Here is the calculated **MDA**, **RMSE**, and **MFE (mean forecast error)**.

**MDA = 0.86**

```
>>> mda(actualpd, ynewpd)
0.8666666666666667
```

**RMSE = 33.77**

```
>>> mse = mean_squared_error(actualpd, ynewpd)
>>> rmse = sqrt(mse)
>>> print('RMSE: %f' % rmse)
RMSE: 33.775573
```

**MFE = -30.17**

```
>>> forecast_error = (ynewpd-actualpd)
>>> mean_forecast_error = np.mean(forecast_error)
>>> mean_forecast_error
-30.173496939933216
```

With the mean weekly ADR for the test set coming in at **160.49**, the RMSE and MFE performance do look reasonably strong (the lower the error, the better).

## H2 results

The same procedure was carried out on the H2 dataset (ADR data for a separate hotel in Portugal).

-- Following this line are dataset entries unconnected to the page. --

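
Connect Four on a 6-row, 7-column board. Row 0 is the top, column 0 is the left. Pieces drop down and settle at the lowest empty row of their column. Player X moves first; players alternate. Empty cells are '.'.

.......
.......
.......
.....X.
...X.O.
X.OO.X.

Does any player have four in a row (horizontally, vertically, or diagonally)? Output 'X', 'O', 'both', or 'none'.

none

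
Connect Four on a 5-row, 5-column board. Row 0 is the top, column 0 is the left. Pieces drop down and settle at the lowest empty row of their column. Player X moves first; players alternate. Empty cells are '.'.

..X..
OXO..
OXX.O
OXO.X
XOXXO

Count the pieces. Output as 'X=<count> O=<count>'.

X=9 O=8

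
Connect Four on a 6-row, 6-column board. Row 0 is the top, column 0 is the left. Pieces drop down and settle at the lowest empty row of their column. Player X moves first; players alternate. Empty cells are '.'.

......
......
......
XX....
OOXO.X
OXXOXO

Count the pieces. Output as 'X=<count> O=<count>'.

X=7 O=6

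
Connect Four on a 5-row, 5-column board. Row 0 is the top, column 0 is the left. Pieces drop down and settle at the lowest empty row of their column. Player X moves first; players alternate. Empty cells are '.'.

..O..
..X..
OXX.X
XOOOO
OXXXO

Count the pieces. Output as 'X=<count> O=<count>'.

X=8 O=8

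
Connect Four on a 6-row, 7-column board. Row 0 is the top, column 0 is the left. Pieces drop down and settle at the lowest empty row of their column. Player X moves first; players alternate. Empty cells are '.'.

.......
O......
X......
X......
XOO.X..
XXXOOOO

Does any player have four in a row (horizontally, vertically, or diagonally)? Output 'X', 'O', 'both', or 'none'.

both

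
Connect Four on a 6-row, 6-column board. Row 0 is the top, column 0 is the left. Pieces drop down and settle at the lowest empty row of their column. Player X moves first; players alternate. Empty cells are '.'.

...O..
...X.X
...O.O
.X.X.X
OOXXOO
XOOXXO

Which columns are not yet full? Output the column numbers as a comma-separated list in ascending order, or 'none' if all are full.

col 0: top cell = '.' → open
col 1: top cell = '.' → open
col 2: top cell = '.' → open
col 3: top cell = 'O' → FULL
col 4: top cell = '.' → open
col 5: top cell = '.' → open

Answer: 0,1,2,4,5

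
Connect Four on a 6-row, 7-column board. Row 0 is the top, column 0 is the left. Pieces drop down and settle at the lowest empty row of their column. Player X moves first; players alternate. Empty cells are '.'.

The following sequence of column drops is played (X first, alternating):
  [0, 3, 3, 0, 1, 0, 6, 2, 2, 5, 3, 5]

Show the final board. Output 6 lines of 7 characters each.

Move 1: X drops in col 0, lands at row 5
Move 2: O drops in col 3, lands at row 5
Move 3: X drops in col 3, lands at row 4
Move 4: O drops in col 0, lands at row 4
Move 5: X drops in col 1, lands at row 5
Move 6: O drops in col 0, lands at row 3
Move 7: X drops in col 6, lands at row 5
Move 8: O drops in col 2, lands at row 5
Move 9: X drops in col 2, lands at row 4
Move 10: O drops in col 5, lands at row 5
Move 11: X drops in col 3, lands at row 3
Move 12: O drops in col 5, lands at row 4

Answer: .......
.......
.......
O..X...
O.XX.O.
XXOO.OX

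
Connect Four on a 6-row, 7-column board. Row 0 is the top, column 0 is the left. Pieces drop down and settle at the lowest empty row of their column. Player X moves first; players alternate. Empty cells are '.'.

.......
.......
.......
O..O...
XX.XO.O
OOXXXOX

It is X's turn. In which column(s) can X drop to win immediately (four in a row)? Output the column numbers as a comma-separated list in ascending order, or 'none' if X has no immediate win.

Answer: 2

Derivation:
col 0: drop X → no win
col 1: drop X → no win
col 2: drop X → WIN!
col 3: drop X → no win
col 4: drop X → no win
col 5: drop X → no win
col 6: drop X → no win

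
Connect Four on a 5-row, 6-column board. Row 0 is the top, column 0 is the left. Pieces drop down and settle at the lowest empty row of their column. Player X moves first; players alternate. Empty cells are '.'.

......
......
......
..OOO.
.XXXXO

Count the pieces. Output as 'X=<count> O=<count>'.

X=4 O=4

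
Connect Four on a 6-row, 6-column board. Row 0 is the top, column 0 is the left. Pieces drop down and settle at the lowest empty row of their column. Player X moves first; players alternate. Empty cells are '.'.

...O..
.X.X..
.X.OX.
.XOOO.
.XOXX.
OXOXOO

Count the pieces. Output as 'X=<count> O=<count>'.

X=10 O=10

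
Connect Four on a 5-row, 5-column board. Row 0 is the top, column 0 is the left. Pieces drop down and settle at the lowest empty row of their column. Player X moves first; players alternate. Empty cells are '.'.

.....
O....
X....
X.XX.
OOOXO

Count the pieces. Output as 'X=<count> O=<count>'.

X=5 O=5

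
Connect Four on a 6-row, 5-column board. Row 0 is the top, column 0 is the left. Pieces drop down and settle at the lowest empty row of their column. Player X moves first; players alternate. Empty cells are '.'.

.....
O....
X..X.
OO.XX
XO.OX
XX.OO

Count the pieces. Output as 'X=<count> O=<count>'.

X=8 O=7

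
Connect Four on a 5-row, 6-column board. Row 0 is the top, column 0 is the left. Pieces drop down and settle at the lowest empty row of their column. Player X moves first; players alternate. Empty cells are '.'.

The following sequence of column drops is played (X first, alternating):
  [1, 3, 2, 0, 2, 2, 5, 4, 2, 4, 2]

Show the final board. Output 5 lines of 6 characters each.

Move 1: X drops in col 1, lands at row 4
Move 2: O drops in col 3, lands at row 4
Move 3: X drops in col 2, lands at row 4
Move 4: O drops in col 0, lands at row 4
Move 5: X drops in col 2, lands at row 3
Move 6: O drops in col 2, lands at row 2
Move 7: X drops in col 5, lands at row 4
Move 8: O drops in col 4, lands at row 4
Move 9: X drops in col 2, lands at row 1
Move 10: O drops in col 4, lands at row 3
Move 11: X drops in col 2, lands at row 0

Answer: ..X...
..X...
..O...
..X.O.
OXXOOX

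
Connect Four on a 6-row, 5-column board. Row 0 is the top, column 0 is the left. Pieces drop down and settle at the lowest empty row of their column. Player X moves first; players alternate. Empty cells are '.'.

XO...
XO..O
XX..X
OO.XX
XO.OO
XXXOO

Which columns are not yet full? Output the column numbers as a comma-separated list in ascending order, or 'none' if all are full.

col 0: top cell = 'X' → FULL
col 1: top cell = 'O' → FULL
col 2: top cell = '.' → open
col 3: top cell = '.' → open
col 4: top cell = '.' → open

Answer: 2,3,4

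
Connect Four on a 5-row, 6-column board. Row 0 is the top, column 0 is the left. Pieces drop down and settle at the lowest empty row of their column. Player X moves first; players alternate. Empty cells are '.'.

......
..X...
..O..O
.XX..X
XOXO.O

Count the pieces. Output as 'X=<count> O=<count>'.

X=6 O=5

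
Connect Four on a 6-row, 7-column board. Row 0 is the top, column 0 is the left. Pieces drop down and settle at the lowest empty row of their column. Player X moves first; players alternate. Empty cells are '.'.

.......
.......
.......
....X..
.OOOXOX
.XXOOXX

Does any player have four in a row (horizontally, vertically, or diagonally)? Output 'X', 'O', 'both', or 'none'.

none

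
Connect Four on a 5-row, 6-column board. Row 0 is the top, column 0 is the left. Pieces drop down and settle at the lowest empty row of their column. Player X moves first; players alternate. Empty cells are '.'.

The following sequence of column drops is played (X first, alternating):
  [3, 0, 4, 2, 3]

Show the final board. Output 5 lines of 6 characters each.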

Here are the results when comparing the predictions to the test set:

**MDA = 0.86**

```
>>> mda(actualpd, ynewpd)
0.8666666666666667
```

**RMSE = 38.15**

```
>>> mse = mean_squared_error(actualpd, ynewpd)
>>> rmse = sqrt(mse)
>>> print('RMSE: %f' % rmse)
RMSE: 38.155347
```

**MFE = -34.43**

```
>>> forecast_error = (ynewpd-actualpd)
>>> mean_forecast_error = np.mean(forecast_error)
>>> mean_forecast_error
-34.437111023457376
```

For the H2 dataset, the mean weekly ADR on the test set came in at **131.42**, with RMSE and MFE errors low by comparison.

## Conclusion

In this example, you have seen how ADR can be forecasted using an LSTM model. Specifically, the above examples have illustrated:

- How to construct an LSTM model
- Methods to gauge error and accuracy for LSTM model predictions
- Comparison of LSTM model performance vs ARIMA

The datasets and notebooks for this example are available at the MGCodesandStats GitHub repository, along with further research on this topic.